‘GST spurring fresh tax terrorism,’ says former CEA Arvind Subramanian


Ground reality: Mr. Subramanian said unless GST rates are raised on some items, revenue growth will be a challenge. File picture

Ground reality: Mr. Subramanian said unless GST rates are raised on some items, revenue growth will be a challenge. File picture
| Photo Credit: M. Vedhan

Former Chief Economic Adviser (CEA) Arvind Subramanian, who authored an official report on the ideal 15.5% revenue-neutral rate for the Goods and Services Tax (GST) regime, said he is not very hopeful of a simplification of the complex, multiple-rate structure of the indirect tax, and lamented that the GST era has unleashed a fresh reign of “tax terrorism” across the country.

“We don’t just need rationalization, which we do need, but we need an increase in the rate. We brought the rate down from 15.5% to 11% but the GST Council has become a Council that only discusses rate cuts. It has become a rate cutting committee and an exemption granting committee, and part of it is because of the of the compensation [to States] that happened, they became very lax but that phase is over,” he noted on Friday (November 29, 2024).

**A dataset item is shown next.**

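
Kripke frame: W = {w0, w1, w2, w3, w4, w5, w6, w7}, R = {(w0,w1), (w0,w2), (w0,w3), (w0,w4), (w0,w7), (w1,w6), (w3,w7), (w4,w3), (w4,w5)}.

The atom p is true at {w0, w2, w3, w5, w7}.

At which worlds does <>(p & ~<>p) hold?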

Speaking at a session on ‘The GST Story: Whither Next?’, hosted by the Centre for Policy Research, Mr. Subramanian said unless tax rates are raised on some items, revenue growth will be a challenge.

“We thought the advantage of the GST Council is that, because if States were handling this on their own, if they raise rates, they would face political costs. In the GST Council, you can always blame the GST Council for raising rates, and that political economy dynamic hasn’t worked out. And I am very despondent,” he remarked.

Citing people’s experiences with the GST regime, Mr. Subramanian said something about the GST has encouraged excessive tax demands. “In the Indian system, tax terrorism and excessive demand was always a feature, but under the GST, it seems to have gone up. I don’t understand this fully, but I think because the GST gives more data, people think that governments think that they have greater legitimacy, because somehow they have more data and they say, ‘Oh, there’s more evasion’.”

This ‘tax terrorism’ that the GST has introduced is something that ‘we really have to focus on’, the former CEA cautioned.